To get there, we have to move away from fear. We must fight the urge to push against otherness and move toward it instead. In London, in nearly every conversation, I found myself hearing about the “Pakistani problem” in England. “The Pakistanis in Leeds and Birmingham keep to themselves and don’t want to assimilate,” I was told. “It was because of the Muslims that forced marriage is still legal in England and that is just wrong.” “We really have a problem here – one of alienation of Pakistanis who in turn are alienating everyone around them. This last episode [regarding the plot to blow up several planes simultaneously] has made other British people really fearful.” I’ve never heard such comments as consistently as during my day in London.

But fear isn’t restricted to Europe. Pakistanis feel it as well. I knew as I flew into Karachi that the city was in the midst of a major strike and, consequently, in lock-down mode where everything was closed. A major tribal leader had been killed by the government, and people across the country – including the middle class and moderates – were up in arms that the government would do this. There had been rioting and violence in the streets, and no one knew what would happen on the day of the funeral. When I arrived, I was conscious of my skirt that covered my knees but not my ankles, more conscious of being American than ever before.

Our country manager, Aun Rahman, met me along with a security person (thanks to Siraj Dadabhoy, as always) at the airport. As I walked out into the bright light, I could see only the silhouettes of the people waiting to greet family and friends – few women were there. In the background were the yellow arches of McDonalds…

Aun had brought a white scarf to cover my head just in case we ran into trouble, but the streets were quiet and life felt completely normal. Still, I was more alert than usual.

At the hotel, I went to take a quick swim before starting the day. A hotel worker told me the pool was closed, and I asked him if there was any way I could swim anyway. He looked at me and then smiled and said it was ok. So I continued and it was delicious.

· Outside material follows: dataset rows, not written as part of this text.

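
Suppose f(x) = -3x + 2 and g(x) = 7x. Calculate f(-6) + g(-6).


f(-6) = 20
g(-6) = -42
Sum = -22

-22


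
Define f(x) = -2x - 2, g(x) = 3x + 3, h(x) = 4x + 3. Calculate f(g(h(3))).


h(3) = 15
g(15) = 48
f(48) = -98

-98


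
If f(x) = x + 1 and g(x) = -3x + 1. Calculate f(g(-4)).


g(-4) = 13
f(13) = 14

14


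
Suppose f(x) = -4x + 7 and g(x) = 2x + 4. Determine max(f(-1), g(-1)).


f(-1) = 11
g(-1) = 2
max = 11

11


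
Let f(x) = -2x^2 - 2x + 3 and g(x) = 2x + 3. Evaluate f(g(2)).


g(2) = 7
f(7) = (-2)*(7)^2 - 2*(7) + 3 = -109

-109


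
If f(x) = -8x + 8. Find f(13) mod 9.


f(13) = -96
-96 mod 9 = 3

3


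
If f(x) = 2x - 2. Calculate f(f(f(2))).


f(2) = 2
f(2) = 2
f(2) = 2

2


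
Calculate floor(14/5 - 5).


-3


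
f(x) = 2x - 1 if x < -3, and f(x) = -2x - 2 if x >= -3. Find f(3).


3 satisfies x >= -3
f(3) = -8

-8


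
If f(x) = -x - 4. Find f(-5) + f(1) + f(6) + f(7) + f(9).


f(-5) = 1
f(1) = -5
f(6) = -10
f(7) = -11
f(9) = -13
Sum = -38

-38


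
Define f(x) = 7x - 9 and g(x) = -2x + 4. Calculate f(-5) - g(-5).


f(-5) = -44
g(-5) = 14
Difference = -58

-58


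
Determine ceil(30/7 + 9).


30/7 = 4.2857
4.2857 + 9 = 13.2857
ceil(13.2857) = 14

14


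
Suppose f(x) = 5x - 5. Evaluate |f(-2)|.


f(-2) = -15
|-15| = 15

15


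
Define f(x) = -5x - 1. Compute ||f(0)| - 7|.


f(0) = -1
|-1| = 1
|1 - 7| = 6

6


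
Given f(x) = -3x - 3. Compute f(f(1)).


f(1) = -6
f(-6) = 15

15


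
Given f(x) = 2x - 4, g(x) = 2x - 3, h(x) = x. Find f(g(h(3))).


h(3) = 3
g(3) = 3
f(3) = 2

2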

In the elevator, wrapped in a robe and wearing tennis shoes, I stood awkwardly when a conservative family stepped in. The man was bearded and the woman completely veiled except for her eyes. Their young daughter also wore a veil over her head but not across her face and she had the most beautiful, impish smile. The mother and I looked across at one another, women from different universes. I gave her the biggest smile I could and said hello in English. She tentatively asked me in English if I liked Pakistan. I told her I’d been here dozens of times before and that, in fact, I loved this country and had learned so much about generosity and family from its people. She and her husband both clapped their hands and said it was so nice that I liked Pakistan and that they hoped I had a very good time here. The doors opened, the daughter shook my hand and the family stepped out.

I stood there waiting for my floor, thinking about the distancing power of even the tiniest dose of fear and how little it can take to move right through it, at least to start a process of discovery. The question is how to build more opportunity for real discovery. That must start with curiosity, with openness and admitting one’s own flaws, with not thinking you have all of the answers.

We’re trying to build that culture in our own small way at Acumen Fund. The question is how to do that on a much larger scale.